Here’s a copy of the announcement they made:
Chat with your friends from right inside Gmail. There’s no need to load a separate program or look up new addresses. It’s just one click to chat with the people you already email, as well as anyone on the Google Talk network. And now you can even save and search for chats in your Gmail account.
So it’s been five years. And I’ve chatted quite a lot; mainly with one guy, my buddy Renaud. We chatted around 2,800 different discussions so I thought there might be some interesting data to dig in these archives… So I dug.

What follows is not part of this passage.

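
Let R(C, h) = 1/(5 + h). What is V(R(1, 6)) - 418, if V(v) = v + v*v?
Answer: -50566/121 ≈ -417.90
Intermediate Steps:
V(v) = v + v²
V(R(1, 6)) - 418 = (1 + 1/(5 + 6))/(5 + 6) - 418 = (1 + 1/11)/11 - 418 = (1/11)*(12/11) - 418 = 12/121 - 418 = -50566/121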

But digging thousands of discussions is not an easy task, so I had to take a look on the tech side of things.
Join the tech side of the force
Before digging, I had to retrieve all the discussions we had, in an easy-to-analyse format. I used Gmail’s offline feature: applying a new label to our conversations and locally syncing this label. For some unknown reason it would crash on Google Chrome so I had to use Mozilla Firefox. When syncing was done I got a pretty big file in my “Google Gears for Firefox” directory.

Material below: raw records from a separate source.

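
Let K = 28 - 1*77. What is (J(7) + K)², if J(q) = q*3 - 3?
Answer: 961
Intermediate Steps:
J(q) = -3 + 3*q (J(q) = 3*q - 3 = -3 + 3*q)
K = -49 (K = 28 - 77 = -49)
(J(7) + K)² = ((-3 + 3*7) - 49)² = ((-3 + 21) - 49)² = (18 - 49)² = (-31)² = 961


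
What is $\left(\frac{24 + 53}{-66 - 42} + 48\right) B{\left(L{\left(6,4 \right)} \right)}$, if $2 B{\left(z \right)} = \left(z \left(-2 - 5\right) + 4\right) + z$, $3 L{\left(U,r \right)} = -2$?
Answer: $\frac{5107}{27} \approx 189.15$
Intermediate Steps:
$L{\left(U,r \right)} = - \frac{2}{3}$ ($L{\left(U,r \right)} = \frac{1}{3} \left(-2\right) = - \frac{2}{3}$)
$B{\left(z \right)} = 2 - 3 z$ ($B{\left(z \right)} = \frac{\left(z \left(-2 - 5\right) + 4\right) + z}{2} = \frac{\left(z \left(-7\right) + 4\right) + z}{2} = \frac{\left(- 7 z + 4\right) + z}{2} = \frac{\left(4 - 7 z\right) + z}{2} = \frac{4 - 6 z}{2} = 2 - 3 z$)
$\left(\frac{24 + 53}{-66 - 42} + 48\right) B{\left(L{\left(6,4 \right)} \right)} = \left(\frac{24 + 53}{-66 - 42} + 48\right) \left(2 - -2\right) = \left(\frac{77}{-108} + 48\right) \left(2 + 2\right) = \left(77 \left(- \frac{1}{108}\right) + 48\right) 4 = \left(- \frac{77}{108} + 48\right) 4 = \frac{5107}{108} \cdot 4 = \frac{5107}{27}$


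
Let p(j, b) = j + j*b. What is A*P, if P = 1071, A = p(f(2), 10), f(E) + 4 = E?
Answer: -23562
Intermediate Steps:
f(E) = -4 + E
p(j, b) = j + b*j
A = -22 (A = (-4 + 2)*(1 + 10) = -2*11 = -22)
A*P = -22*1071 = -23562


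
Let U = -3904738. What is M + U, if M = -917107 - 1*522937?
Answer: -5344782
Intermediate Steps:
M = -1440044 (M = -917107 - 522937 = -1440044)
M + U = -1440044 - 3904738 = -5344782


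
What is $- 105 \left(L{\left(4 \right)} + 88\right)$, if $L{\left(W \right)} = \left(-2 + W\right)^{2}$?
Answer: $-9660$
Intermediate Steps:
$- 105 \left(L{\left(4 \right)} + 88\right) = - 105 \left(\left(-2 + 4\right)^{2} + 88\right) = - 105 \left(2^{2} + 88\right) = - 105 \left(4 + 88\right) = \left(-105\right) 92 = -9660$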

Cool thing is, Google Gears stores data as SQLite databases, so I fired up Lita in order to understand what the structure was like… Things looked a bit messy but I eventually found everything that would interest me; and it was in the “MessagesFT_content” table. Here’s the query I ran:
SELECT c1Body FROM MessagesFT_content WHERE c0Subject LIKE '%Chat%'
Almost cool. The query still returned a bunch of HTML code, our names, and other useless crap. So I fired up Flash Builder, imported the SQLite file and wrote a few AS3 lines, in order to grab the results and filter them with regular expressions. Bang: plain text! Oh, this useless AIR app is OpenSource, by the way.

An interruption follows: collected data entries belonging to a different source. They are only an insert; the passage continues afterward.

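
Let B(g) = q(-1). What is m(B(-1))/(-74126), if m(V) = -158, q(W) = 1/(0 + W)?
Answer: 79/37063 ≈ 0.0021315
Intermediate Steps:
q(W) = 1/W
B(g) = -1 (B(g) = 1/(-1) = -1)
m(B(-1))/(-74126) = -158/(-74126) = -158*(-1/74126) = 79/37063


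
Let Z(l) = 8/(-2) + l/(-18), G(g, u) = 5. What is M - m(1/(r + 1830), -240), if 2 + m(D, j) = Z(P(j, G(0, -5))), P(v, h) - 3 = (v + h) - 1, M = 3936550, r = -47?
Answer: 70857775/18 ≈ 3.9365e+6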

Now that the data was clean and ready to be analyzed I had to find a cheap or free way to do it. I chose Primitive Word Counter, not because it’s perfect but rather because it’s very simple and could handle the large amount of data I was going to feed it (some other apps simply crashed)…
Running it gave me the most used words and phrases, I only picked the most interesting (at least to me) and launched InDesign.
A celebration poster
I decided to go for an A1 poster, mostly focused on those words and phrases but with a tech twist to it. I kept it all secret, got it printed, and sent it to my pal… Happy fifth Google-talk-history-enabled anniversary to him; and to all of you out there that use it on a daily basis!